BIOLOGICAL and chemical investigations carried out here on the plant growth-regulating activity of ω-aryloxyalkanecarboxylic acids have established the importance of β-oxidation as a mechanism by which these acids are degraded in plants1. As a logical extension of this work, the corresponding nitriles were prepared and examined in the wheat cylinder elongation test (Table 1, Fig. 1) and pea curvature test (Table 1). Extracts of the wheat and pea tissues and of the solutions used in these tests were then separately examined by paper chromatography in the descending manner using butanol/ammonia/water (200:6:36 at 20° C.). The chromatograms were divided transversely into ten equal segments and each was assayed for growth-regulating activity by the wheat test. Authentic 2 : 4-dichlorophenoxy-acetic acid was also run in each experiment.
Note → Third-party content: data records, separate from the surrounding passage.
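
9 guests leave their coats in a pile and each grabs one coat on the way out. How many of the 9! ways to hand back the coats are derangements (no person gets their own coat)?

Use !n = n·!(n-1) + (-1)^n.
!9 = 9·14833 - 1 = 133496

133496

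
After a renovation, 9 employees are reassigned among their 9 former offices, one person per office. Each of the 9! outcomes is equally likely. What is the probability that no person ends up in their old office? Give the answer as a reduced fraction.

16687/45360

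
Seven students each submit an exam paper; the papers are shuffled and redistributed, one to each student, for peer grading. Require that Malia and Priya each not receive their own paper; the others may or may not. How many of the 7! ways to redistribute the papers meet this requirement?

3720

Let A_j be the event that the j-th constrained one is fixed. By inclusion-exclusion over the 2 events:
Σ_{j=0}^{2} (-1)^j C(2,j)(7-j)!
= C(2,0)·7! - C(2,1)·6! + C(2,2)·5!
= 5040 - 1440 + 120
= 3720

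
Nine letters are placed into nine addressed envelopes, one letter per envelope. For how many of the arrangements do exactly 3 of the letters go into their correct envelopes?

Choose which 3 of the 9 are fixed: C(9,3) = 84.
The remaining 6 must be deranged: !6 = 265.
Total: 84 × 265 = 22260.

22260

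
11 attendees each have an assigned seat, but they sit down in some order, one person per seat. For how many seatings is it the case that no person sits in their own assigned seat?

14684570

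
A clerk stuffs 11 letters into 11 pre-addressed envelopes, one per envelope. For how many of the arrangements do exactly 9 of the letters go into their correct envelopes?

55

Pick the 9 fixed positions: C(11,9) = 55 ways.
The other 2 form a derangement: !2 = 1.
Total: 55 × 1 = 55.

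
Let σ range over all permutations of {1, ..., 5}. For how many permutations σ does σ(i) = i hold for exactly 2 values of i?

Pick the 2 fixed positions: C(5,2) = 10 ways.
The other 3 form a derangement: !3 = 2.
Total: 10 × 2 = 20.

20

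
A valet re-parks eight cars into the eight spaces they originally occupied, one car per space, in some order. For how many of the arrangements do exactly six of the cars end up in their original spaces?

Pick the 6 fixed positions: C(8,6) = 28 ways.
The remaining 2 must be deranged: !2 = 1.
Total: 28 × 1 = 28.

28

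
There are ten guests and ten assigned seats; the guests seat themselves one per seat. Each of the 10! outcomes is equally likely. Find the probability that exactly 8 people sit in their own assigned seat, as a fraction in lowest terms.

Favorable outcomes: C(10,8)·!2 = 45·1 = 45.
Total outcomes: 10! = 3628800.
Probability = 45/3628800 = 1/80640.

1/80640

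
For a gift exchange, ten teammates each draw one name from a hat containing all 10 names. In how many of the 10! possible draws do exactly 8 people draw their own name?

45

Pick the 8 fixed positions: C(10,8) = 45 ways.
The other 2 form a derangement: !2 = 1.
Total: 45 × 1 = 45.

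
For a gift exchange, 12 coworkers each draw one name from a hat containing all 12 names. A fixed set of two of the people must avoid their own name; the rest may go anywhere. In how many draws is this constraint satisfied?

Let A_j be the event that the j-th constrained one is fixed. By inclusion-exclusion over the 2 events:
Σ_{j=0}^{2} (-1)^j C(2,j)(12-j)!
= C(2,0)·12! - C(2,1)·11! + C(2,2)·10!
= 479001600 - 79833600 + 3628800
= 402796800

402796800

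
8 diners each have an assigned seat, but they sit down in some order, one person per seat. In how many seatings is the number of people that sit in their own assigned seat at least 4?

771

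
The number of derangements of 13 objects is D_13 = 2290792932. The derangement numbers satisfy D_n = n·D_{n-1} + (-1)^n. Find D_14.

32071101049

D_14 = 14·2290792932 + 1 = 32071101049.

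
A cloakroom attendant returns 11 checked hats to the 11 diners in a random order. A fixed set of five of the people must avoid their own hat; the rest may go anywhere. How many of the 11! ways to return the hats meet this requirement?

25022880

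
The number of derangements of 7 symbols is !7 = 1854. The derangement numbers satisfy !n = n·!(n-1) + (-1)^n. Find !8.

!8 = 8·1854 + 1 = 14833.

14833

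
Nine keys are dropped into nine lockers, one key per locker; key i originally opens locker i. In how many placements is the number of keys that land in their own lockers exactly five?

1134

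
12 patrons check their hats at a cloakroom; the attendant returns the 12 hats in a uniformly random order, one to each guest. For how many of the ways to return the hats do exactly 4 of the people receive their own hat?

7342335

Choose which 4 of the 12 are fixed: C(12,4) = 495.
The remaining 8 must be deranged: !8 = 14833.
Total: 495 × 14833 = 7342335.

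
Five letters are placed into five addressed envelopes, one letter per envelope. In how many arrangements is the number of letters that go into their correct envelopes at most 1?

# with exactly i fixed is C(5,i)·!(5-i); sum over i=0..1:
  i=0: C(5,0)·!5 = 1·44 = 44
  i=1: C(5,1)·!4 = 5·9 = 45
Total = 89.

89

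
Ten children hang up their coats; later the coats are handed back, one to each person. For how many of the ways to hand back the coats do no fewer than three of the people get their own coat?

291394

# with exactly i fixed is C(10,i)·!(10-i); sum over i=3..10:
  i=3: C(10,3)·!7 = 120·1854 = 222480
  i=4: C(10,4)·!6 = 210·265 = 55650
  i=5: C(10,5)·!5 = 252·44 = 11088
  i=6: C(10,6)·!4 = 210·9 = 1890
  i=7: C(10,7)·!3 = 120·2 = 240
  i=8: C(10,8)·!2 = 45·1 = 45
  i=9: C(10,9)·!1 = 10·0 = 0
  i=10: C(10,10)·!0 = 1·1 = 1
Total = 291394.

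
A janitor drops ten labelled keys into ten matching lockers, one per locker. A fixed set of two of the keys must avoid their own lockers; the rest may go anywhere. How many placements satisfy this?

Let A_j be the event that the j-th constrained one is fixed. By inclusion-exclusion over the 2 events:
Σ_{j=0}^{2} (-1)^j C(2,j)(10-j)!
= C(2,0)·10! - C(2,1)·9! + C(2,2)·8!
= 3628800 - 725760 + 40320
= 2943360

2943360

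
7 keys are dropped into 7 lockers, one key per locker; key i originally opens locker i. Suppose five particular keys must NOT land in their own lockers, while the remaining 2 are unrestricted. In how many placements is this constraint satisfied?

2428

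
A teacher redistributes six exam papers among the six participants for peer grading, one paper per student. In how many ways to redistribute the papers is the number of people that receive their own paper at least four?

# with exactly i fixed is C(6,i)·!(6-i); sum over i=4..6:
  i=4: C(6,4)·!2 = 15·1 = 15
  i=5: C(6,5)·!1 = 6·0 = 0
  i=6: C(6,6)·!0 = 1·1 = 1
Total = 16.

16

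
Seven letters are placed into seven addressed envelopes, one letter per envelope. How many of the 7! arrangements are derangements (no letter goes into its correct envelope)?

Recurrence: !7 = 6·(!6 + !5).
!7 = 6·(265 + 44) = 6·309 = 1854

1854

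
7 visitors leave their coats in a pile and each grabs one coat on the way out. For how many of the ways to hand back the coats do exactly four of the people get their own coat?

70

Choose which 4 of the 7 are fixed: C(7,4) = 35.
The remaining 3 must be deranged: !3 = 2.
Total: 35 × 2 = 70.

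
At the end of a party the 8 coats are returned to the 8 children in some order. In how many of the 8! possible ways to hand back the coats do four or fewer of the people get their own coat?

Sum C(8,i)·!(8-i) for i = 0..4:
  i=0: C(8,0)·!8 = 1·14833 = 14833
  i=1: C(8,1)·!7 = 8·1854 = 14832
  i=2: C(8,2)·!6 = 28·265 = 7420
  i=3: C(8,3)·!5 = 56·44 = 2464
  i=4: C(8,4)·!4 = 70·9 = 630
Total = 40179.

40179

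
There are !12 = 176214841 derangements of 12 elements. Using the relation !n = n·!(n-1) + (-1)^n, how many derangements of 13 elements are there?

2290792932

!13 = 13·176214841 - 1 = 2290792932.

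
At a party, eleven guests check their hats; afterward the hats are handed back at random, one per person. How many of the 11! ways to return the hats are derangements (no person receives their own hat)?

The number of derangements of 11 is !11 = Σ_{k=0}^{11} (-1)^k·11!/k!
= 11! - 11!/1! + 11!/2! - 11!/3! + 11!/4! - 11!/5! + 11!/6! - 11!/7! + 11!/8! - 11!/9! + 11!/10! - 11!/11!
= 39916800 - 39916800 + 19958400 - 6652800 + 1663200 - 332640 + 55440 - 7920 + 990 - 110 + 11 - 1
= 14684570

14684570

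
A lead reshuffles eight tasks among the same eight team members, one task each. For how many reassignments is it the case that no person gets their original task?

14833

Use !n = (n-1)(!(n-1) + !(n-2)).
!8 = 7·(1854 + 265) = 7·2119 = 14833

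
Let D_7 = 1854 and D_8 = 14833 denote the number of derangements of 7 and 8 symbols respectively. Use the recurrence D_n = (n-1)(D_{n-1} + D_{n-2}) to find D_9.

133496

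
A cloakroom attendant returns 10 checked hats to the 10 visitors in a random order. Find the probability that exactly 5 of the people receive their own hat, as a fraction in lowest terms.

11/3600

Favorable outcomes: C(10,5)·!5 = 252·44 = 11088.
Total outcomes: 10! = 3628800.
Probability = 11088/3628800 = 11/3600.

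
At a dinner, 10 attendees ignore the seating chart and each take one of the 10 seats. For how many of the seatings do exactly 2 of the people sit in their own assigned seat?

Pick the 2 fixed positions: C(10,2) = 45 ways.
The other 8 form a derangement: !8 = 14833.
Total: 45 × 14833 = 667485.

667485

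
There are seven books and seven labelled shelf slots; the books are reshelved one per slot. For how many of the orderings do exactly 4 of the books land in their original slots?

Pick the 4 fixed positions: C(7,4) = 35 ways.
The remaining 3 must be deranged: !3 = 2.
Total: 35 × 2 = 70.

70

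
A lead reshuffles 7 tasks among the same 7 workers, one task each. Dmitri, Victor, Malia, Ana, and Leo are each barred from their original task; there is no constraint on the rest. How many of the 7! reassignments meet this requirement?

2428

Inclusion-exclusion on the 5 forbidden self-matches:
Σ_{j=0}^{5} (-1)^j C(5,j)(7-j)!
= C(5,0)·7! - C(5,1)·6! + C(5,2)·5! - C(5,3)·4! + C(5,4)·3! - C(5,5)·2!
= 5040 - 3600 + 1200 - 240 + 30 - 2
= 2428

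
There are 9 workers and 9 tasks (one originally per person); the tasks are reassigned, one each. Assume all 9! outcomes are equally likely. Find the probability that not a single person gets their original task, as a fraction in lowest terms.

16687/45360

Favorable outcomes: !9 = 133496.
Total outcomes: 9! = 362880.
Probability = 133496/362880 = 16687/45360.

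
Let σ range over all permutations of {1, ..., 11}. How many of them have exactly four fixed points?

611820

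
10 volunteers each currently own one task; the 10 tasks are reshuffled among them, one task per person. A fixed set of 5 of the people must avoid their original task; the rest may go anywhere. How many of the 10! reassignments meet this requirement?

Let A_j be the event that the j-th constrained one is fixed. By inclusion-exclusion over the 5 events:
Σ_{j=0}^{5} (-1)^j C(5,j)(10-j)!
= C(5,0)·10! - C(5,1)·9! + C(5,2)·8! - C(5,3)·7! + C(5,4)·6! - C(5,5)·5!
= 3628800 - 1814400 + 403200 - 50400 + 3600 - 120
= 2170680

2170680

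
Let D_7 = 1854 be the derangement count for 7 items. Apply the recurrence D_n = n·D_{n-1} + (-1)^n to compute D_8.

14833

D_8 = 8·1854 + 1 = 14833.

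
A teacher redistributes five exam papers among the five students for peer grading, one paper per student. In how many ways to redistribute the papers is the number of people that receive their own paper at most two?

109

Sum C(5,i)·!(5-i) for i = 0..2:
  i=0: C(5,0)·!5 = 1·44 = 44
  i=1: C(5,1)·!4 = 5·9 = 45
  i=2: C(5,2)·!3 = 10·2 = 20
Total = 109.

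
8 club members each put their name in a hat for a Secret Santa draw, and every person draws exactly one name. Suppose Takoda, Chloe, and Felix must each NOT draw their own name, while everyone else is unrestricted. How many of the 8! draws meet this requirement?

27240

Inclusion-exclusion on the 3 forbidden self-matches:
Σ_{j=0}^{3} (-1)^j C(3,j)(8-j)!
= C(3,0)·8! - C(3,1)·7! + C(3,2)·6! - C(3,3)·5!
= 40320 - 15120 + 2160 - 120
= 27240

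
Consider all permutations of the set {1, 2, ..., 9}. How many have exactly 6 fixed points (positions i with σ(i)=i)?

Pick the 6 fixed positions: C(9,6) = 84 ways.
The remaining 3 must be deranged: !3 = 2.
Total: 84 × 2 = 168.

168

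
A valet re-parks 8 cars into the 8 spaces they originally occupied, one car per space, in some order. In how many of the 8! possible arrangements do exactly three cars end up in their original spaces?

2464

Choose which 3 of the 8 are fixed: C(8,3) = 56.
The remaining 5 must be deranged: !5 = 44.
Total: 56 × 44 = 2464.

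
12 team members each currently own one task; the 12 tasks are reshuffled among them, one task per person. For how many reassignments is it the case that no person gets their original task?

Recurrence: !12 = 12·!11 + (-1)^12.
!12 = 12·14684570 + 1 = 176214841

176214841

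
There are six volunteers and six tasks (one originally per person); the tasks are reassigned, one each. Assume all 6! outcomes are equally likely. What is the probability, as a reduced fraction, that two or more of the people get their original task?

191/720

Favorable outcomes: Σ_{i≥2} C(6,i)·!(6-i) = 15·9 + 20·2 + 15·1 + 6·0 + 1·1 = 191.
Total outcomes: 6! = 720.
Probability = 191/720 = 191/720.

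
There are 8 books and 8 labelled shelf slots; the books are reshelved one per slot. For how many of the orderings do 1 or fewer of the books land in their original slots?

# with exactly i fixed is C(8,i)·!(8-i); sum over i=0..1:
  i=0: C(8,0)·!8 = 1·14833 = 14833
  i=1: C(8,1)·!7 = 8·1854 = 14832
Total = 29665.

29665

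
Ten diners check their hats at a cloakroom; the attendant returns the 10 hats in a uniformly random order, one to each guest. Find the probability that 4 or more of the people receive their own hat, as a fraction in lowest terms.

34457/1814400

Favorable outcomes: Σ_{i≥4} C(10,i)·!(10-i) = 210·265 + 252·44 + 210·9 + 120·2 + 45·1 + 10·0 + 1·1 = 68914.
Total outcomes: 10! = 3628800.
Probability = 68914/3628800 = 34457/1814400.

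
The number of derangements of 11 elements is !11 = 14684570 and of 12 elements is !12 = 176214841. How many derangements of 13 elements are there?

!13 = (13-1)·(!12 + !11) = 12·(176214841 + 14684570) = 12·190899411 = 2290792932.

2290792932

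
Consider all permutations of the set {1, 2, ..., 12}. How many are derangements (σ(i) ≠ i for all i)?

176214841

!12 is the nearest integer to 12!/e.
12! = 479001600, and 479001600/e ≈ 176214840.93, so !12 = 176214841.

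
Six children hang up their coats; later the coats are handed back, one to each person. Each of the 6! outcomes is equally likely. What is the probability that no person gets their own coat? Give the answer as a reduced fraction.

53/144

Favorable outcomes: !6 = 265.
Total outcomes: 6! = 720.
Probability = 265/720 = 53/144.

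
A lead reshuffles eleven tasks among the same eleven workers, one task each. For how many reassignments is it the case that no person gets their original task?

14684570

The number of derangements of 11 is !11 = Σ_{k=0}^{11} (-1)^k·11!/k!
= 11! - 11!/1! + 11!/2! - 11!/3! + 11!/4! - 11!/5! + 11!/6! - 11!/7! + 11!/8! - 11!/9! + 11!/10! - 11!/11!
= 39916800 - 39916800 + 19958400 - 6652800 + 1663200 - 332640 + 55440 - 7920 + 990 - 110 + 11 - 1
= 14684570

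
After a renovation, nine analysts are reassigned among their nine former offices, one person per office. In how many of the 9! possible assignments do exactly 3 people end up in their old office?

Choose which 3 of the 9 are fixed: C(9,3) = 84.
The remaining 6 must be deranged: !6 = 265.
Total: 84 × 265 = 22260.

22260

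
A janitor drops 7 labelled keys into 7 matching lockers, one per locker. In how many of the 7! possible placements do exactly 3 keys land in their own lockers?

315

Choose which 3 of the 7 are fixed: C(7,3) = 35.
The remaining 4 must be deranged: !4 = 9.
Total: 35 × 9 = 315.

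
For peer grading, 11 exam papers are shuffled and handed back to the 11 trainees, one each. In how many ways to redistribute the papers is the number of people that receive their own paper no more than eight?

# with exactly i fixed is C(11,i)·!(11-i); sum over i=0..8:
  i=0: C(11,0)·!11 = 1·14684570 = 14684570
  i=1: C(11,1)·!10 = 11·1334961 = 14684571
  i=2: C(11,2)·!9 = 55·133496 = 7342280
  i=3: C(11,3)·!8 = 165·14833 = 2447445
  i=4: C(11,4)·!7 = 330·1854 = 611820
  i=5: C(11,5)·!6 = 462·265 = 122430
  i=6: C(11,6)·!5 = 462·44 = 20328
  i=7: C(11,7)·!4 = 330·9 = 2970
  i=8: C(11,8)·!3 = 165·2 = 330
Total = 39916744.

39916744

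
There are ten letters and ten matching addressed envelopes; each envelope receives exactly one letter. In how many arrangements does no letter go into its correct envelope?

1334961

By inclusion-exclusion, !10 = Σ (-1)^k · 10!/k! for k=0..10
= 10! - 10!/1! + 10!/2! - 10!/3! + 10!/4! - 10!/5! + 10!/6! - 10!/7! + 10!/8! - 10!/9! + 10!/10!
= 3628800 - 3628800 + 1814400 - 604800 + 151200 - 30240 + 5040 - 720 + 90 - 10 + 1
= 1334961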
By such means it was possible to correlate activity of the substance originally tested with the production of the dichlorophenoxyacetic acid, a compound highly active in the wheat cylinder test. In every instance where growth-regulating activity was shown, chrom-atographic evidence for degradation of the compound to 2:4-dichlorophenoxyacetic acid was obtained. Thus, when the homologous series of acids used in these experiments (RO(CH2)nCOOH) was treated with both wheat and pea tissue, an alternation in activity associated with β-oxidation1 was accompanied by the appearance of 2:4-dichlorophenoxy-acetic acid when n was 1, 3 and 5.